UMass President Marty Meehan spoke on the demands for the University to declare itself a sanctuary campus, and Chancellor Kumble Subbaswamy’s handling of the matter.

“As a university, we are doing and will continue to do everything within our power to ensure the safety and well-being of all of our students,” Meehan said.

The president did not comply to the demands of the Sanctuary Campus Movement to declare the University as a sanctuary campus, citing the state and federal laws that the University must follow.

“Let me be clear that we do have to comply with state and federal law; we will stop short at nothing within those laws to ensure the safety and protection of our students,” Meehan said.

Meehan took a moment to speak about newly appointed Chairman Manning.

“I’m confident that his remarkable energy, passion and commitment will help us build on our process,” Meehan said.

Following Meehan’s remarks on the status of UMass campuses, UMass Student Trustee Joshua Odam presented the student trustee report.

“Without any kind of platitude or hyperbole, we’re living in very dangerous times,” Odam began his report.

Odam spoke on the growing racial tensions following the election of Donald Trump.

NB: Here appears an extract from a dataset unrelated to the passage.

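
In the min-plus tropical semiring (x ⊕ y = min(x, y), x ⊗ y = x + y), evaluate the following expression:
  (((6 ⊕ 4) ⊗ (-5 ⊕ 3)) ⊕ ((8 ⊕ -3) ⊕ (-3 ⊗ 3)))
(((6 ⊕ 4) ⊗ (-5 ⊕ 3)) ⊕ ((8 ⊕ -3) ⊕ (-3 ⊗ 3))) = -3

Expand innermost to outermost. Recall ⊕ takes the minimum of its arguments and ⊗ takes their sum. Working out the expression (((6 ⊕ 4) ⊗ (-5 ⊕ 3)) ⊕ ((8 ⊕ -3) ⊕ (-3 ⊗ 3))) gives -3.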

He also expressed frustration at the public reaction, which he said has labelled activists as “radicals” for demanding living wages and “moral investments” from the University.

“I still can’t understand why we’re labelled as radicals, as revolutionaries for wanting such basic things from the institution that we serve and paid to attend,” Odam said.

Odam urged for the Board to listen to the demands of the demonstrators.

“You all need to listen to them. You all need to take heed to what they’re saying, you want to take heed to what they’re talking about,” Odam said. “Because this kind of Board is illegitimate without student consent.”

The Board did allow one speaker from the public. Andrea Nyamekye of the Center for Education Policy and Advocacy, a senior and natural resources conservation major, spoke about increasing tuition costs.

“Now I’m the last person in my family to get a bachelor’s degree and the costs are hitting my parents and I even harder,” Nyamekye said. “If we work together, we could keep tuition increases as small as possible.”

Woolridge thanked her and, following his statement, student demonstrators stood up from the audience and chanted, “This is what democracy looks like” and issued demands to the Board.

The demonstrators demanded that the president and chair provide proof that the University has divested “from racist and violent fossil fuel corporations,” to show that UMass is not financing the Dakota Access Pipeline and to commit to “grassroots solutions to social and ecological crisis.”

The demonstrators also demanded for the Board to make all UMass campuses sanctuary campuses, refuse to assist federal deportations and to protect DACA students.

“Again, thank you,” Woolridge said in response. “This is a democracy, as you said. And this is the way it works sometimes.”

The Board resumed with its agenda shortly after.

“It was powerful to welcome the new Chairman Manning and made it clear of our expectations,” said Sarah Jacqz, a junior BDIC major and one of the organizers of Divest UMass.

Erika Civitarese, a senior communication major and member of CEPA, talked to Meehan before the meeting took place about the increasing price of public higher education. According to Civitarese, Meehan described his experience of working on weekends as a student to pay off his loans.

“It’s simply not the case anymore,” Civitarese said. “There are a lot of students struggling right now to balance between academic and paid work so we went to the meeting to address that we wanted to work with the board.”

Civitarese stated that CEPA hopes to work with the Board to lobby state legislators to reduce tuition rates and increase funding for public education in Massachusetts.

“It shouldn’t be on students,” Civitarese said. “Education is a right and not a privilege.”

Civitarese expressed confidence that the newly appointed Chairman Manning will address students’ concerns.

Jamie Brittan, a junior sustainable food and farming major, believed that UMass should invest in students first and not to be for profit.

“It’s just a matter of getting them to actually take action so they move on the issues,” Brittan said. “If we keep doing things like just and if we keep getting our voices heard, I think we can [make change].”